A.2.3 Energy systems

Energy Systems and Their Role in Physical Activity

Imagine you're sprinting to catch a bus, lifting a heavy box, or running a marathon. In each scenario, your body works hard to supply the energy needed to complete the task. But did you know that the type of energy your body uses depends on the intensity and duration of the activity? This is where energy systems come into play. Your body relies on three primary energy systems to produce adenosine triphosphate (ATP)—the molecule that powers all cellular activities. Understanding these systems is essential for analyzing physical performance and designing effective training programs.

In this section, we’ll uncover how the phosphagen, glycolytic, and oxidative systems contribute to energy production. We’ll explore their unique fuel sources, benefits, limitations, and how they interact during various physical activities. Additionally, we’ll dive into the energy continuum, maximal oxygen consumption (VO₂ max), and key physiological concepts like the lactate inflection point and EPOC (excess post-exercise oxygen consumption).

The Three Energy Systems: Fuelling Physical Activity

ATP-PC System: The Immediate Energy Source

When it comes to quick, explosive movements—think sprinting, jumping, or lifting a heavy weight—the phosphagen system is your body’s go-to energy provider. This system delivers energy fast but only for a very short duration.

How It Works:

• The phosphagen system uses stored ATP in muscles and phosphocreatine (PC), a high-energy compound, to regenerate ATP rapidly.
• ATP is broken down into ADP (adenosine diphosphate) and a phosphate group, releasing energy for muscle contractions.
• Phosphocreatine donates a phosphate group to ADP, replenishing ATP almost instantly.

Key Characteristics:

• Fuel Source: Stored ATP and phosphocreatine.
• Duration: Provides energy for up to 10 seconds of maximal effort.
• Recovery: Requires approximately 2-3 minutes for full recovery of phosphocreatine stores.
• Benefits: Rapid energy production, no oxygen required (anaerobic).
• Limitations: Limited phosphocreatine supply, making it unsuitable for sustained activity.

Lactic Acid System: Short-Term Energy for Moderate to High Intensity

After the phosphagen system is depleted, the glycolytic system steps in to provide energy for activities lasting between 10 seconds and 2 minutes, such as a 400-meter sprint or a set of high-repetition weightlifting.

How It Works:

• The glycolytic system breaks down glucose (from blood sugar) or glycogen (stored in muscles) to produce ATP.
• This process occurs anaerobically (without oxygen), leading to the production of pyruvate.
• When oxygen is insufficient, pyruvate is converted into lactate, which can accumulate and contribute to muscle fatigue.

Key Characteristics:

• Fuel Source: Glucose and glycogen.
• Duration: Supplies energy for 10 seconds to 2 minutes.
• Recovery: Requires several minutes to clear lactate and replenish glycogen stores.
• Benefits: Produces ATP relatively quickly, supports moderate to high-intensity efforts.
• Limitations: Accumulation of lactate and hydrogen ions can lower muscle pH, impairing performance.

Aerobic System: Sustained Energy for Long Durations

For activities lasting more than two minutes, the aerobic system takes center stage.
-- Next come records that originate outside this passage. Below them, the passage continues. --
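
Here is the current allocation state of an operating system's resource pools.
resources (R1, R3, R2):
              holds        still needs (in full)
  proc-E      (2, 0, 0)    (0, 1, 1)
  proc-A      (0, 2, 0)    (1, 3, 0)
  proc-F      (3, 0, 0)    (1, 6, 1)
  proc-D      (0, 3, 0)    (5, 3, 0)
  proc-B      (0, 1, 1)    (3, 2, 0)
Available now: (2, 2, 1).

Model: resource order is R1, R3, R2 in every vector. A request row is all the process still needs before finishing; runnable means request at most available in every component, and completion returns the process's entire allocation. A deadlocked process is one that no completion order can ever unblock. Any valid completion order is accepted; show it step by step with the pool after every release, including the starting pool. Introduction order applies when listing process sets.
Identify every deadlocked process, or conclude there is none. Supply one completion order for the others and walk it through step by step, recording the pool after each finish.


Deadlocked: proc-F and proc-D.
Key observation: after proc-E, proc-B, proc-A the pool peaks at (4, 5, 2), and each blocked process is short somewhere: proc-F on R3; proc-D on R1.
A valid finishing order for the others: proc-E, proc-B, proc-A. Step-by-step check:
  pool = (2, 2, 1)
  proc-E: need (0, 1, 1) fits (2, 2, 1); releases (2, 0, 0), pool now (4, 2, 1)
  proc-B: need (3, 2, 0) fits (4, 2, 1); releases (0, 1, 1), pool now (4, 3, 2)
  proc-A: need (1, 3, 0) fits (4, 3, 2); releases (0, 2, 0), pool now (4, 5, 2)
The stuck group stays short no matter what:
  proc-F still needs (1, 6, 1) but only (4, 5, 2) is free — short on R3
  proc-D still needs (5, 3, 0) but only (4, 5, 2) is free — short on R1


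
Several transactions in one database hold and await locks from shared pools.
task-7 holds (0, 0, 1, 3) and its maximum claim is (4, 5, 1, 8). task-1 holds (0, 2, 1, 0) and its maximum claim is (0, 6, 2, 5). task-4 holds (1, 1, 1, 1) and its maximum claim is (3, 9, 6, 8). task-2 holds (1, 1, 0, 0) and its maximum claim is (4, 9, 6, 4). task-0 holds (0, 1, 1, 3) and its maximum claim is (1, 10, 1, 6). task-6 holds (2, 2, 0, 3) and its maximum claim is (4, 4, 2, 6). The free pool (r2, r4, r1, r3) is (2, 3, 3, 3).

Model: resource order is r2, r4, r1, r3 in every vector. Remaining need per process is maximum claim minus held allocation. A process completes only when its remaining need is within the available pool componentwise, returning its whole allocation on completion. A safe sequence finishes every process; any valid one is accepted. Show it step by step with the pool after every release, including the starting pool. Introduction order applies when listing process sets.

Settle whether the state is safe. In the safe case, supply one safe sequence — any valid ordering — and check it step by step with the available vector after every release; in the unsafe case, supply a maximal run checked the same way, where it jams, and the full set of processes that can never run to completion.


UNSAFE — no complete ordering exists.
Key observation: once task-6, task-1, task-7 finish, the pool peaks at (4, 7, 5, 9) — and every remaining process still needs more r4 than that.
Going as far as possible: task-6, task-1, task-7; after that, nothing fits. Step-by-step check:
  pool = (2, 3, 3, 3)
  task-6: need (2, 2, 2, 3) fits (2, 3, 3, 3); releases (2, 2, 0, 3), pool now (4, 5, 3, 6)
  task-1: need (0, 4, 1, 5) fits (4, 5, 3, 6); releases (0, 2, 1, 0), pool now (4, 7, 4, 6)
  task-7: need (4, 5, 0, 5) fits (4, 7, 4, 6); releases (0, 0, 1, 3), pool now (4, 7, 5, 9)
  task-4 still needs (2, 8, 5, 7) but only (4, 7, 5, 9) is free — short on r4
  task-2 still needs (3, 8, 6, 4) but only (4, 7, 5, 9) is free — short on r4 and r1
  task-0 still needs (1, 9, 0, 3) but only (4, 7, 5, 9) is free — short on r4
Never able to finish: task-4, task-2 and task-0.


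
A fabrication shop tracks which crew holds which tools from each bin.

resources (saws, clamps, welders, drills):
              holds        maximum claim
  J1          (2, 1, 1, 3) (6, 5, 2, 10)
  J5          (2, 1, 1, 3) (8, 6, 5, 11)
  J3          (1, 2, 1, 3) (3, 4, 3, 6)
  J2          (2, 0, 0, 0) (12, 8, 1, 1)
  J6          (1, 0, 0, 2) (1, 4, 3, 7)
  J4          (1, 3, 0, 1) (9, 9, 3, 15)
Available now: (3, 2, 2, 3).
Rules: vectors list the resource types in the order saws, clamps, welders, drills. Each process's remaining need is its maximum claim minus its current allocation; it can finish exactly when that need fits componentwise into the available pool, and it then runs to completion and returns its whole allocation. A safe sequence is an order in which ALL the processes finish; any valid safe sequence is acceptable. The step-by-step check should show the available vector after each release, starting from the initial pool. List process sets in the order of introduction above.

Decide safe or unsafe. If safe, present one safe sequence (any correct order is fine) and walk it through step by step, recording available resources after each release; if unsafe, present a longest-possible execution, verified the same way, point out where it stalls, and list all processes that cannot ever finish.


SAFE — a valid safe sequence is J3, J6, J1, J5, J4, J2.
Key observation: reading the order forward, J3 is the first process whose need (2, 2, 2, 3) meets the free pool (3, 2, 2, 3) exactly on a resource it requests.
Verifying each step:
  pool = (3, 2, 2, 3)
  J3: need (2, 2, 2, 3) fits (3, 2, 2, 3); releases (1, 2, 1, 3), pool now (4, 4, 3, 6)
  J6: need (0, 4, 3, 5) fits (4, 4, 3, 6); releases (1, 0, 0, 2), pool now (5, 4, 3, 8)
  J1: need (4, 4, 1, 7) fits (5, 4, 3, 8); releases (2, 1, 1, 3), pool now (7, 5, 4, 11)
  J5: need (6, 5, 4, 8) fits (7, 5, 4, 11); releases (2, 1, 1, 3), pool now (9, 6, 5, 14)
  J4: need (8, 6, 3, 14) fits (9, 6, 5, 14); releases (1, 3, 0, 1), pool now (10, 9, 5, 15)
  J2: need (10, 8, 1, 1) fits (10, 9, 5, 15); releases (2, 0, 0, 0), pool now (12, 9, 5, 15)


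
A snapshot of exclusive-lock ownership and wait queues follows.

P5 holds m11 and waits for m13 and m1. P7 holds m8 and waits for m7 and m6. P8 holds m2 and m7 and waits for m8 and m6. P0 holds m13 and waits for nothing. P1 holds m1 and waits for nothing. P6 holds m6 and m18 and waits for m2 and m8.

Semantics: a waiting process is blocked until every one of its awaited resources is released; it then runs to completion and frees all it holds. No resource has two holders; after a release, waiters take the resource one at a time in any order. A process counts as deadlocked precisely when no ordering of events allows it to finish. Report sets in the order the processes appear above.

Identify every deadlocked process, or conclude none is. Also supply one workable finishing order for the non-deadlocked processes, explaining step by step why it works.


Deadlocked: P7, P8 and P6.
Key observation: nobody on the ring P7 -> P8 -> P7 can start until another member finishes, which never happens; P6 is caught in further circular waits.
The rest can finish in the order P1, P0, P5.
Walking it through:
  P1 waits on nothing -> runs at once and releases m1
  P0 waits on nothing -> runs at once and releases m13
  run P5 (all its waits — m13 and m1 — are resolved); releases m11


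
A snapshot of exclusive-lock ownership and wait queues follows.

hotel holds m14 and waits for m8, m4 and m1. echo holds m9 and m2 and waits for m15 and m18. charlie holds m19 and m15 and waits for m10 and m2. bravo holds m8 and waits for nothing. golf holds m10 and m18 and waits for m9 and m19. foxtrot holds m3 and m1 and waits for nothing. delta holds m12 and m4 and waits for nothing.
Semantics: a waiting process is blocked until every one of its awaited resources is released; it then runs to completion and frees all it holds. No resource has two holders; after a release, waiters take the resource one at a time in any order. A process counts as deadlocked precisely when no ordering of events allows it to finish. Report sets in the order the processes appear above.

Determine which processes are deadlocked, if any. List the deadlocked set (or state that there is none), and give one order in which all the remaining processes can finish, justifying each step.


Deadlocked set: echo, charlie and golf.
Key observation: along echo -> charlie -> echo, each member waits on what the next one holds — a deadlock; golf is caught in further circular waits.
A valid finishing order for the others: foxtrot, delta, bravo, hotel.
Verifying each step:
  run foxtrot (it waits on nothing); releases m3 and m1
  run delta (it waits on nothing); releases m12 and m4
  run bravo (it waits on nothing); releases m8
  hotel waits on m8, m4 and m1 — all released -> runs and releases m14


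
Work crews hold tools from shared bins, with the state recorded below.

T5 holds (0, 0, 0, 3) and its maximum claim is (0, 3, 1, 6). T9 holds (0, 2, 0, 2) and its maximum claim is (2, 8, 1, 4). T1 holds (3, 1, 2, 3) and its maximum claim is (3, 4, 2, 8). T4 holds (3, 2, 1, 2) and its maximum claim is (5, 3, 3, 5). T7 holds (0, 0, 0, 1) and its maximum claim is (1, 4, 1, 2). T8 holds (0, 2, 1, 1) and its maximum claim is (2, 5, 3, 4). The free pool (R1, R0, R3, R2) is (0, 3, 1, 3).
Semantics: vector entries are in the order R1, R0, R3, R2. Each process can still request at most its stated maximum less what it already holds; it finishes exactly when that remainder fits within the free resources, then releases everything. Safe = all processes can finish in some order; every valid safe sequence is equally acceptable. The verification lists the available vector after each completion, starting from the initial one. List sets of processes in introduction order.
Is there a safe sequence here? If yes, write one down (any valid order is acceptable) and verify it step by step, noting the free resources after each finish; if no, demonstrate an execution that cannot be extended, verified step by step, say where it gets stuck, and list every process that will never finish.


SAFE, for example via the order T5, T1, T4, T7, T9, T8.
Key observation: T5 marks the first exact bind of the order: its need (0, 3, 1, 3) fits the free (0, 3, 1, 3) with zero slack on a requested resource.
Verifying each step:
  pool = (0, 3, 1, 3)
  T5 needs (0, 3, 1, 3) <= (0, 3, 1, 3) -> finishes; pool += (0, 0, 0, 3) = (0, 3, 1, 6)
  T1 needs (0, 3, 0, 5) <= (0, 3, 1, 6) -> finishes; pool += (3, 1, 2, 3) = (3, 4, 3, 9)
  T4 needs (2, 1, 2, 3) <= (3, 4, 3, 9) -> finishes; pool += (3, 2, 1, 2) = (6, 6, 4, 11)
  T7 needs (1, 4, 1, 1) <= (6, 6, 4, 11) -> finishes; pool += (0, 0, 0, 1) = (6, 6, 4, 12)
  T9 needs (2, 6, 1, 2) <= (6, 6, 4, 12) -> finishes; pool += (0, 2, 0, 2) = (6, 8, 4, 14)
  T8 needs (2, 3, 2, 3) <= (6, 8, 4, 14) -> finishes; pool += (0, 2, 1, 1) = (6, 10, 5, 15)


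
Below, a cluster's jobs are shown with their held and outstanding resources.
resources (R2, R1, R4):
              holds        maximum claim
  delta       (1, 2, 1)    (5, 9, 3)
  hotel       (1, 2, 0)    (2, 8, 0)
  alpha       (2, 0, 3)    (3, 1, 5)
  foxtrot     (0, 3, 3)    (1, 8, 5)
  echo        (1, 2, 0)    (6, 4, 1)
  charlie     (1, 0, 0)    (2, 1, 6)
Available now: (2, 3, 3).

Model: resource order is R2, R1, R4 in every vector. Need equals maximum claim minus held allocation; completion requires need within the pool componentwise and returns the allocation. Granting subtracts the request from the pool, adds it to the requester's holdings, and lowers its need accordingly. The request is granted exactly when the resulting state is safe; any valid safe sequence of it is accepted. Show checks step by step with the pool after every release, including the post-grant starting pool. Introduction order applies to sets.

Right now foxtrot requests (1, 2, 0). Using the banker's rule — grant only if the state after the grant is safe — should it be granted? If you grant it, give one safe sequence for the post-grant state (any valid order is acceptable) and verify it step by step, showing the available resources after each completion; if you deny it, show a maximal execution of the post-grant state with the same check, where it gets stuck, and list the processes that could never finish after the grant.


DENY — the pretend-granted state is unsafe.
Key observation: after alpha, charlie complete, (4, 1, 6) is the best the pool ever gets, yet each leftover process wants more R1.
On the post-grant state, alpha, charlie is a maximal run — nothing extends it. Walking it through:
  pool = (1, 1, 3)
  alpha: need (1, 1, 2) fits (1, 1, 3); releases (2, 0, 3), pool now (3, 1, 6)
  charlie: need (1, 1, 6) fits (3, 1, 6); releases (1, 0, 0), pool now (4, 1, 6)
  delta cannot run: need (4, 7, 2) vs free (4, 1, 6) (insufficient R1)
  hotel cannot run: need (1, 6, 0) vs free (4, 1, 6) (insufficient R1)
  foxtrot cannot run: need (0, 3, 2) vs free (4, 1, 6) (insufficient R1)
  echo cannot run: need (5, 2, 1) vs free (4, 1, 6) (insufficient R2 and R1)
Post-grant, the permanently blocked set is delta, hotel, foxtrot and echo.


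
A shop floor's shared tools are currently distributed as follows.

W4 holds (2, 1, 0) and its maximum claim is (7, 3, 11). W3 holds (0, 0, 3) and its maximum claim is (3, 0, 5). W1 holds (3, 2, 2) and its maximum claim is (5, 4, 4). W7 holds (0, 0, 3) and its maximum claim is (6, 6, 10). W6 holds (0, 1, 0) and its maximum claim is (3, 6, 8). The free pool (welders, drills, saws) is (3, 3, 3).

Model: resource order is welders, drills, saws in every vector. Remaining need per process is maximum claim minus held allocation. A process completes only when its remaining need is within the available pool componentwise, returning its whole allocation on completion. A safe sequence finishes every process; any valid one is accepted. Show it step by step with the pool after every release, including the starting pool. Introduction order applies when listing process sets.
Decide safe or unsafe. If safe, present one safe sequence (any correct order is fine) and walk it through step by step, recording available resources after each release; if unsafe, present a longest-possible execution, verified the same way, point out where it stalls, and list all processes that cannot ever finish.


SAFE — a valid safe sequence is W3, W1, W6, W7, W4.
Key observation: W3 marks the first exact bind of the order: its need (3, 0, 2) fits the free (3, 3, 3) with zero slack on a requested resource.
Verifying each step:
  pool = (3, 3, 3)
  W3: need (3, 0, 2) fits (3, 3, 3); releases (0, 0, 3), pool now (3, 3, 6)
  W1: need (2, 2, 2) fits (3, 3, 6); releases (3, 2, 2), pool now (6, 5, 8)
  W6: need (3, 5, 8) fits (6, 5, 8); releases (0, 1, 0), pool now (6, 6, 8)
  W7: need (6, 6, 7) fits (6, 6, 8); releases (0, 0, 3), pool now (6, 6, 11)
  W4: need (5, 2, 11) fits (6, 6, 11); releases (2, 1, 0), pool now (8, 7, 11)


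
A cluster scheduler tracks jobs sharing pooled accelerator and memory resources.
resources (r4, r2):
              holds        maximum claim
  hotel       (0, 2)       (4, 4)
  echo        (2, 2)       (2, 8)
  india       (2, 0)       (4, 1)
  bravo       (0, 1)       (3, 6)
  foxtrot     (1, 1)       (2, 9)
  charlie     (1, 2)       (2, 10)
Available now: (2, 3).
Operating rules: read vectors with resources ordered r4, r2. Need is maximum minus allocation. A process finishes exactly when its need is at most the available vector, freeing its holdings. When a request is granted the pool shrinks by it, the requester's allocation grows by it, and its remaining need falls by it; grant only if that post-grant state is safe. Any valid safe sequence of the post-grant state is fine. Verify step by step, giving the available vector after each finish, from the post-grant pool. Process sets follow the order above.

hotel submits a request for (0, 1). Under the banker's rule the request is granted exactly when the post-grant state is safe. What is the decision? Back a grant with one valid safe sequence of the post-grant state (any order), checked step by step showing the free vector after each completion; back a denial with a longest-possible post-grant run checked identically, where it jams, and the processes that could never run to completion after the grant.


GRANT: granting preserves safety; a valid post-grant sequence is india, hotel, bravo, echo, charlie, foxtrot.
Key observation: after the grant the pool drops to (2, 2), which still lets india finish first and unwind the rest.
Step-by-step check of the post-grant state:
  pool = (2, 2)
  run india (needs (2, 1), free (2, 2)); after release of (2, 0) the pool is (4, 2)
  run hotel (needs (4, 1), free (4, 2)); after release of (0, 3) the pool is (4, 5)
  run bravo (needs (3, 5), free (4, 5)); after release of (0, 1) the pool is (4, 6)
  run echo (needs (0, 6), free (4, 6)); after release of (2, 2) the pool is (6, 8)
  run charlie (needs (1, 8), free (6, 8)); after release of (1, 2) the pool is (7, 10)
  run foxtrot (needs (1, 8), free (7, 10)); after release of (1, 1) the pool is (8, 11)


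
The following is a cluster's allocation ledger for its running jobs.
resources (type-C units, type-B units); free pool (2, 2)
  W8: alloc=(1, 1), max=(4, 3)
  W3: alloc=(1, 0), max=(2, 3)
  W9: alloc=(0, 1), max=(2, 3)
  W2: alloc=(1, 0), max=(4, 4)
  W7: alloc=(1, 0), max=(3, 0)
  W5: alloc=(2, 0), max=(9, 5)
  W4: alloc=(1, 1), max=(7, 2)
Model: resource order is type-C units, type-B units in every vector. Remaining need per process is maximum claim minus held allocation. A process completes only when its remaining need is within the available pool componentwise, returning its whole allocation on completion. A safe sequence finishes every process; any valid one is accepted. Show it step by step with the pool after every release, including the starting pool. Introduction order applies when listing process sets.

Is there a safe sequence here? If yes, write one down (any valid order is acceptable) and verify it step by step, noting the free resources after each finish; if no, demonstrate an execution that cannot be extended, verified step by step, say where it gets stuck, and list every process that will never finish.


The state is SAFE; one workable sequence: W7, W8, W9, W2, W3, W4, W5.
Key observation: W7 is the earliest step where a requested resource binds exactly: need (2, 0), pool (2, 2) at its turn.
Verifying each step:
  pool = (2, 2)
  W7: need (2, 0) fits (2, 2); releases (1, 0), pool now (3, 2)
  W8: need (3, 2) fits (3, 2); releases (1, 1), pool now (4, 3)
  W9: need (2, 2) fits (4, 3); releases (0, 1), pool now (4, 4)
  W2: need (3, 4) fits (4, 4); releases (1, 0), pool now (5, 4)
  W3: need (1, 3) fits (5, 4); releases (1, 0), pool now (6, 4)
  W4: need (6, 1) fits (6, 4); releases (1, 1), pool now (7, 5)
  W5: need (7, 5) fits (7, 5); releases (2, 0), pool now (9, 5)


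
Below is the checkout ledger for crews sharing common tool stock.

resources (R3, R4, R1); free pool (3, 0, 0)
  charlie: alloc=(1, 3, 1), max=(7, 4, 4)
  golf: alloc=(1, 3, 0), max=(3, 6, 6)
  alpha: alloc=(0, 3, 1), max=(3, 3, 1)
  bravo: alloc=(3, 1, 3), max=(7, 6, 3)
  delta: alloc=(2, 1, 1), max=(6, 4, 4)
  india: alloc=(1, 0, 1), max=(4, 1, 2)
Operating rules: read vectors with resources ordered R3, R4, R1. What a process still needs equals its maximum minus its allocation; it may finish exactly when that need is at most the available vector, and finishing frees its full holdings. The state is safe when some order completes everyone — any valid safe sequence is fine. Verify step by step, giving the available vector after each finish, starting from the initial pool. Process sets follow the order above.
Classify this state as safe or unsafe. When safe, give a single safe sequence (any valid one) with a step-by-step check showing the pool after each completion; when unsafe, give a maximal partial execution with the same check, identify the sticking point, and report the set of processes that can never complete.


The state is UNSAFE.
Key observation: after alpha, india the pool peaks at (4, 3, 2), and each blocked process is short somewhere: charlie on R3, R1; golf on R1; bravo on R4; delta on R1.
Going as far as possible: alpha, india; after that, nothing fits. Check, step by step:
  pool = (3, 0, 0)
  alpha needs (3, 0, 0) <= (3, 0, 0) -> finishes; pool += (0, 3, 1) = (3, 3, 1)
  india needs (3, 1, 1) <= (3, 3, 1) -> finishes; pool += (1, 0, 1) = (4, 3, 2)
  charlie cannot run: need (6, 1, 3) vs free (4, 3, 2) (insufficient R3 and R1)
  golf cannot run: need (2, 3, 6) vs free (4, 3, 2) (insufficient R1)
  bravo cannot run: need (4, 5, 0) vs free (4, 3, 2) (insufficient R4)
  delta cannot run: need (4, 3, 3) vs free (4, 3, 2) (insufficient R1)
Permanently blocked: charlie, golf, bravo and delta.


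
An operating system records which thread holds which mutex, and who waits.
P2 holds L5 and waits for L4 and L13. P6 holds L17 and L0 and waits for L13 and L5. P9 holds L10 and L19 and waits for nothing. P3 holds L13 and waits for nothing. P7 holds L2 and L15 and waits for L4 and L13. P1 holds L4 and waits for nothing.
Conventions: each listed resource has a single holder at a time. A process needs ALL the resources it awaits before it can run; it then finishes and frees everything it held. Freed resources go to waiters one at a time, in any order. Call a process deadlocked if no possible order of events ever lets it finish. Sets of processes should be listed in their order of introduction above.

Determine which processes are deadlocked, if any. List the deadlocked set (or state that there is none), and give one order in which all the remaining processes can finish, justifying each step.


Nothing here is deadlocked.
Key observation: the wait relation is loop-free; peeling off processes with no waits unwinds the whole state.
One completion order for the rest: P1, P3, P9, P7, P2, P6.
Check, step by step:
  P1 waits on nothing -> runs at once and releases L4
  P3 waits on nothing -> runs at once and releases L13
  P9 waits on nothing -> runs at once and releases L10 and L19
  P7: everything it awaited (L4 and L13) is free; runs, freeing L2 and L15
  P2: everything it awaited (L4 and L13) is free; runs, freeing L5
  P6: everything it awaited (L13 and L5) is free; runs, freeing L17 and L0


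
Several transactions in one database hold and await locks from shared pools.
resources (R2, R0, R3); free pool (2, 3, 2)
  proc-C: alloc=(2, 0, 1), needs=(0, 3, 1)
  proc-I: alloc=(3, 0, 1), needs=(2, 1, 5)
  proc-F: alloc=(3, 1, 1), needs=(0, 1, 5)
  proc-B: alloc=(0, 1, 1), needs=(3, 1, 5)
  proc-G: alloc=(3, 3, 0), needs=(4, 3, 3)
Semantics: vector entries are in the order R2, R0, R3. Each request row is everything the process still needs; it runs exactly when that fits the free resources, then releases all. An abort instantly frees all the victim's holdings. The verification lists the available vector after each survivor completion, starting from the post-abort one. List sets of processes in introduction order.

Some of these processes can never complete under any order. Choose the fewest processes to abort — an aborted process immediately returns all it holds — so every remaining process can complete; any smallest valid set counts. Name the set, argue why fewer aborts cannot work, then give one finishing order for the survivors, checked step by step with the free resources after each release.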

This system is aerobic, meaning it requires oxygen, and it’s ideal for lower-intensity, long-duration activities like jogging, cycling, or swimming.

How It Works:

• The aerobic system uses carbohydrates, fats, and, to a lesser extent, proteins as fuel.
• Through a series of metabolic processes (glycolysis, Krebs cycle, and the electron transport chain), ATP is produced efficiently but at a slower rate.
• Fat metabolism becomes dominant during prolonged, submaximal exercise, while carbohydrate metabolism is more prominent during higher-intensity efforts.